Dans une déclaration officielle, l’Archevêque Jean Grégoire Meba M’Ondo est revenu sur l’Assemblée générale du 18 mars 2024, tenue au siège de l’Église Chapelle de Vie Internationale, située à Plein Ciel, dans le 3ᵉ arrondissement de Libreville.
Une volonté de structuration du Corps de Christ
Selon la Coordination, cette rencontre visait à poser les bases d’une organisation structurée et inclusive :
« Préparer avec dignité de véritables assises de l’enseignement du Corps de Christ, tant au Grand Libreville qu’à l’intérieur du pays. »
L’objectif affiché était de fédérer l’ensemble des composantes : confédérations, fédérations, pastorales et plateformes.
Rejet des assises de mars 2024
La Coordination affirme ne pas se reconnaître dans les conclusions des assises nationales organisées du 15 au 17 mars 2024 dans les locaux des Assemblées de Dieu à Sibang.
Elle dénonce notamment l’initiative de certains acteurs qu’elle qualifie de « pseudos leaders » :
« La Coordination ne se retrouve pas dans les assises nationales […] qui ont abouti à la mise en place d’un bureau fantoche. »
Une appropriation contestée du projet
Au cœur de la contestation, la paternité du projet de création d’un Haut Conseil des Églises.
L’Archevêque Jean Grégoire Meba M’Ondo exprime sa surprise :
« Le Comité Ad-hoc s’est approprié l’idée majeure d’organiser les assises en excluant les composantes essentielles. »

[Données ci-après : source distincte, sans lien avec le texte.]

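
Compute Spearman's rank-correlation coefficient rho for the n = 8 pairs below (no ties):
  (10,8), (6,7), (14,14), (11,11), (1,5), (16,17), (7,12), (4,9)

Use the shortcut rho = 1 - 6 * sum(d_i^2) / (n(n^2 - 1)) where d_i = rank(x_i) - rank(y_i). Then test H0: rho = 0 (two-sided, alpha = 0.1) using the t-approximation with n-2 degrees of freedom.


Step 1: Rank x and y separately (midranks; no ties here).
rank(x): 10->5, 6->3, 14->7, 11->6, 1->1, 16->8, 7->4, 4->2
rank(y): 8->3, 7->2, 14->7, 11->5, 5->1, 17->8, 12->6, 9->4
Step 2: d_i = R_x(i) - R_y(i); compute d_i^2.
  (5-3)^2=4, (3-2)^2=1, (7-7)^2=0, (6-5)^2=1, (1-1)^2=0, (8-8)^2=0, (4-6)^2=4, (2-4)^2=4
sum(d^2) = 14.
Step 3: rho = 1 - 6*14 / (8*(8^2 - 1)) = 1 - 84/504 = 0.833333.
Step 4: Under H0, t = rho * sqrt((n-2)/(1-rho^2)) = 3.6927 ~ t(6).
Step 5: Two-sided p-value from the t-distribution with 6 df = 0.010176.
Step 6: alpha = 0.1. reject H0.

rho = 0.8333, p = 0.010176, reject H0 at alpha = 0.1.


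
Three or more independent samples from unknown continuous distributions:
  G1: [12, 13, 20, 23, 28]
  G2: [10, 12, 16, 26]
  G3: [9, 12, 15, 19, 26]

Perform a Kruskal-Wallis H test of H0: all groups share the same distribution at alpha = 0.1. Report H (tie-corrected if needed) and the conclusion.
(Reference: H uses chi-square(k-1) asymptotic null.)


Step 1: Combine all N = 14 observations and assign midranks.
sorted (value, group, rank): (9,G3,1), (10,G2,2), (12,G1,4), (12,G2,4), (12,G3,4), (13,G1,6), (15,G3,7), (16,G2,8), (19,G3,9), (20,G1,10), (23,G1,11), (26,G2,12.5), (26,G3,12.5), (28,G1,14)
Step 2: Sum ranks within each group.
R_1 = 45 (n_1 = 5)
R_2 = 26.5 (n_2 = 4)
R_3 = 33.5 (n_3 = 5)
Step 3: H = 12/(N(N+1)) * sum(R_i^2/n_i) - 3(N+1)
     = 12/(14*15) * (45^2/5 + 26.5^2/4 + 33.5^2/5) - 3*15
     = 0.057143 * 805.013 - 45
     = 1.000714.
Step 4: Ties present; correction factor C = 1 - 30/(14^3 - 14) = 0.989011. Corrected H = 1.000714 / 0.989011 = 1.011833.
Step 5: Under H0, H ~ chi^2(2); p-value = 0.602953.
Step 6: alpha = 0.1. fail to reject H0.

H = 1.0118, df = 2, p = 0.602953, fail to reject H0.


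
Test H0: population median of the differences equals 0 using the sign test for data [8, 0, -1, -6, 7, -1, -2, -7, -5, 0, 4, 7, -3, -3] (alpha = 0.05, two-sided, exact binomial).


Step 1: Discard zero differences. Original n = 14; n_eff = number of nonzero differences = 12.
Nonzero differences (with sign): +8, -1, -6, +7, -1, -2, -7, -5, +4, +7, -3, -3
Step 2: Count signs: positive = 4, negative = 8.
Step 3: Under H0: P(positive) = 0.5, so the number of positives S ~ Bin(12, 0.5).
Step 4: Two-sided exact p-value = sum of Bin(12,0.5) probabilities at or below the observed probability = 0.387695.
Step 5: alpha = 0.05. fail to reject H0.

n_eff = 12, pos = 4, neg = 8, p = 0.387695, fail to reject H0.


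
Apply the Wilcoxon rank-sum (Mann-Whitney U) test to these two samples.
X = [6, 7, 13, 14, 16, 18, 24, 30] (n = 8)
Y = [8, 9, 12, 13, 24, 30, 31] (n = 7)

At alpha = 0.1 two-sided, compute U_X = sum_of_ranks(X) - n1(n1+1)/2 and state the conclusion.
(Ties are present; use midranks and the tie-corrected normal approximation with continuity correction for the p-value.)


Step 1: Combine and sort all 15 observations; assign midranks.
sorted (value, group): (6,X), (7,X), (8,Y), (9,Y), (12,Y), (13,X), (13,Y), (14,X), (16,X), (18,X), (24,X), (24,Y), (30,X), (30,Y), (31,Y)
ranks: 6->1, 7->2, 8->3, 9->4, 12->5, 13->6.5, 13->6.5, 14->8, 16->9, 18->10, 24->11.5, 24->11.5, 30->13.5, 30->13.5, 31->15
Step 2: Rank sum for X: R1 = 1 + 2 + 6.5 + 8 + 9 + 10 + 11.5 + 13.5 = 61.5.
Step 3: U_X = R1 - n1(n1+1)/2 = 61.5 - 8*9/2 = 61.5 - 36 = 25.5.
       U_Y = n1*n2 - U_X = 56 - 25.5 = 30.5.
Step 4: Ties are present, so use the tie-corrected normal approximation (with continuity correction) for the p-value.
Step 5: p-value = 0.816478; compare to alpha = 0.1. fail to reject H0.

U_X = 25.5, p = 0.816478, fail to reject H0 at alpha = 0.1.


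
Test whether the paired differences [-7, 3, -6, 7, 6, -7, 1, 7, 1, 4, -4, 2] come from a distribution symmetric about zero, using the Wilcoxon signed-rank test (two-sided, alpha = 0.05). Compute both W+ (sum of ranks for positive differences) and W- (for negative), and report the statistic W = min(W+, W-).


Step 1: Drop any zero differences (none here) and take |d_i|.
|d| = [7, 3, 6, 7, 6, 7, 1, 7, 1, 4, 4, 2]
Step 2: Midrank |d_i| (ties get averaged ranks).
ranks: |7|->10.5, |3|->4, |6|->7.5, |7|->10.5, |6|->7.5, |7|->10.5, |1|->1.5, |7|->10.5, |1|->1.5, |4|->5.5, |4|->5.5, |2|->3
Step 3: Attach original signs; sum ranks with positive sign and with negative sign.
W+ = 4 + 10.5 + 7.5 + 1.5 + 10.5 + 1.5 + 5.5 + 3 = 44
W- = 10.5 + 7.5 + 10.5 + 5.5 = 34
(Check: W+ + W- = 78 should equal n(n+1)/2 = 78.)
Step 4: Test statistic W = min(W+, W-) = 34.
Step 5: Ties in |d|, so use the tie-corrected normal approximation.
        E[W] = n(n+1)/4 = 12*13/4 = 39.
        Tie groups: |d|=1 (t=2), |d|=4 (t=2), |d|=6 (t=2), |d|=7 (t=4); sum(t^3 - t) = 78.
        Var[W] = n(n+1)(2n+1)/24 - sum(t^3-t)/48 = 3900/24 - 78/48 = 160.875.
        z = (W - E[W]) / sqrt(Var[W]) = (34 - 39) / 12.6837 = -0.3942.
        Two-sided p = 2*Phi(z) = 0.693427.
Step 6: alpha = 0.05. fail to reject H0.

W+ = 44, W- = 34, W = min = 34, p = 0.693427, fail to reject H0.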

Selon lui, cette démarche s’est faite sans concertation, marginalisant plusieurs structures représentatives.
Un appel aux autorités de la transition
Face à cette situation, la Coordination interpelle les autorités nationales, notamment le Comité pour la Transition et la Restauration des Institutions et le ministère de l’Intérieur.
Elle appelle à une prise en compte de sa position dans un contexte jugé « capital » pour l’organisation du culte au Gabon.
« La Coordination demeure attentive aux recommandations des plus hautes autorités du CTRI. »
Un climat de tensions religieuses
Cette sortie publique met en lumière des divisions internes au sein des Églises de Réveil au Gabon.
Entre enjeux de représentation, légitimité des instances et organisation du culte, la situation traduit une recomposition du paysage religieux.
La Coordination insiste toutefois sur la nécessité de préserver l’unité et d’organiser des assises inclusives, capables de refléter l’ensemble des sensibilités du mouvement.